Can Big Tech change course? Hear Kara Swisher and Ev Williams in conversation at Collision

After years of high-octane growth, news of problems at Big Tech companies keeps piling up. The limits to Silicon Valley’s move-fast-and-break-things mantra are now surfacing as a trail of unintended consequences lingering in the tech giants’ wake.

From fake news and online hate speech to privacy violations and the lack of diversity in tech companies, there have been many side-effects of the growth-at-all-costs mindset that saw the world primarily as a series of engineering problems to be optimized.

The question is: Can the ship be turned around? And if so, how?

Few people are better qualified to answer that than veteran Silicon Valley journalist Kara Swisher and Twitter co-founder Ev Williams, who will be appearing together in conversation at Toronto’s Collision conference in May.

Swisher and Williams both had ringside seats to the West Coast tech boom in the 90s.
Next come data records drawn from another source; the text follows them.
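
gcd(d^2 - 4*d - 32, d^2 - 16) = d + 4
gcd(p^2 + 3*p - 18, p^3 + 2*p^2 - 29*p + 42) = p - 3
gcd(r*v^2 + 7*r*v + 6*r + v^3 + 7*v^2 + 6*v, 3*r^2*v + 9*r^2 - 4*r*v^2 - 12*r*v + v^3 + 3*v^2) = 1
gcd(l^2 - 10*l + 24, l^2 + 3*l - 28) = l - 4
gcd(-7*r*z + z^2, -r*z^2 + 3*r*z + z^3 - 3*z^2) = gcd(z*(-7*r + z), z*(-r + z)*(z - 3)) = z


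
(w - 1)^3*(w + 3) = w^4 - 6*w^2 + 8*w - 3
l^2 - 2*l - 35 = (l - 7)*(l + 5)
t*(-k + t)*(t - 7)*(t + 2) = -k*t^3 + 5*k*t^2 + 14*k*t + t^4 - 5*t^3 - 14*t^2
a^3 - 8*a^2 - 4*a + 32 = (a - 8)*(a - 2)*(a + 2)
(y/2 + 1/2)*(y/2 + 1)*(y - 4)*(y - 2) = y^4/4 - 3*y^3/4 - 2*y^2 + 3*y + 4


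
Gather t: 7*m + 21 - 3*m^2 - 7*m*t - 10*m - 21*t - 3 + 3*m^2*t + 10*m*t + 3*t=-3*m^2 - 3*m + t*(3*m^2 + 3*m - 18) + 18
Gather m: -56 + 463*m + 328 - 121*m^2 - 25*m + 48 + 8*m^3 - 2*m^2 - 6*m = 8*m^3 - 123*m^2 + 432*m + 320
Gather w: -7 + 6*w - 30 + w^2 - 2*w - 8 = w^2 + 4*w - 45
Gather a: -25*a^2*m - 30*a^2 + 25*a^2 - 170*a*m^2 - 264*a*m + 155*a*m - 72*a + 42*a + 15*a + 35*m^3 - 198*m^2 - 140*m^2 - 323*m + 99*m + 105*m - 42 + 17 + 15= a^2*(-25*m - 5) + a*(-170*m^2 - 109*m - 15) + 35*m^3 - 338*m^2 - 119*m - 10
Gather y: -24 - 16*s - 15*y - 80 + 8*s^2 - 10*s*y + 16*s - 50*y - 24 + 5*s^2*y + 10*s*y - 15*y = 8*s^2 + y*(5*s^2 - 80) - 128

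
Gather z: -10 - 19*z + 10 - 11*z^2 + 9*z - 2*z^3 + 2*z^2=-2*z^3 - 9*z^2 - 10*z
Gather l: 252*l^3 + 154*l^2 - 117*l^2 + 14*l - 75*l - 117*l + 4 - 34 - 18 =252*l^3 + 37*l^2 - 178*l - 48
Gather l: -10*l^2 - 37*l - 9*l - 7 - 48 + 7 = -10*l^2 - 46*l - 48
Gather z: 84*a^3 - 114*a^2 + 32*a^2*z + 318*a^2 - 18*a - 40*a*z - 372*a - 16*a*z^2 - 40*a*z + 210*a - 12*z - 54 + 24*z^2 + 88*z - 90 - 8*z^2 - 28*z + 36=84*a^3 + 204*a^2 - 180*a + z^2*(16 - 16*a) + z*(32*a^2 - 80*a + 48) - 108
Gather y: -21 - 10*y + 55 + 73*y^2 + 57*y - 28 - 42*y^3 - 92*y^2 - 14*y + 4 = -42*y^3 - 19*y^2 + 33*y + 10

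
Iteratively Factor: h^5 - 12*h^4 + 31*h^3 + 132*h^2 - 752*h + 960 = (h + 4)*(h^4 - 16*h^3 + 95*h^2 - 248*h + 240) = (h - 3)*(h + 4)*(h^3 - 13*h^2 + 56*h - 80) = (h - 5)*(h - 3)*(h + 4)*(h^2 - 8*h + 16) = (h - 5)*(h - 4)*(h - 3)*(h + 4)*(h - 4)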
Swisher started writing a column on the San Francisco tech scene for the Wall Street Journal back in 1997 and later launched the tech conference All Things Digital, as well as the Recode website. She has interviewed every major name in the industry and broke stories like Facebook’s hiring of Sheryl Sandberg.

Meanwhile, Williams launched Blogger, one of the first blog publishing systems, in 1999 before co-founding Twitter, where he was CEO for two years, and then creating Medium, the publishing platform.

Their personal style could hardly be more different – Swisher is the outspoken self-described “grumpy lady of tech;” Williams calls himself shy and speaks with an engineer’s precision – but both have been calling for a course correction by the major tech companies, so expect some frank dialogue during their Toronto appearance.

In a 2017 New York Times article, Williams declared “the internet is broken” and acknowledged that the online obsession with views, clicks and likes only rewards sensationalist and extreme content at the expense of more balanced voices. After several iterations of Medium, Williams has ditched advertising on the site and turned to a subscription model instead, which he believes will give it the freedom to surface the worthiest content, rather than click-bait.

For her part, Swisher has dismissed the big tech companies’ much-repeated aspirations to change the world as “twaddle,” and has called Facebook, Twitter and YouTube “digital arms dealers” for their role in polarizing debate. She has joined calls for the U.S. Congress to legislate a bill of rights for the internet that puts people back in control of their own data.

Swisher previously interviewed Williams at the Code/Media conference where they dived into the murky waters of ethics and responsibility around the content that platforms host on their sites. And, if that interview is any indication, their conversation at Collision should be interesting.

Referencing a Medium post in which Williams had responded to a journalist’s critical story with some colourful language, Swisher opened with the question: “Do you want to start with the state of your management at Twitter, or do you want to start about what I have to say to get you to tell me to **** off?”

Buckle up, this one could get lively.

Kara Swisher and Ev Williams appear at Collision, one of the world’s biggest tech conferences, in Toronto. The conference will draw over 25,000 global attendees to the city for four days of programming across 15 tracks.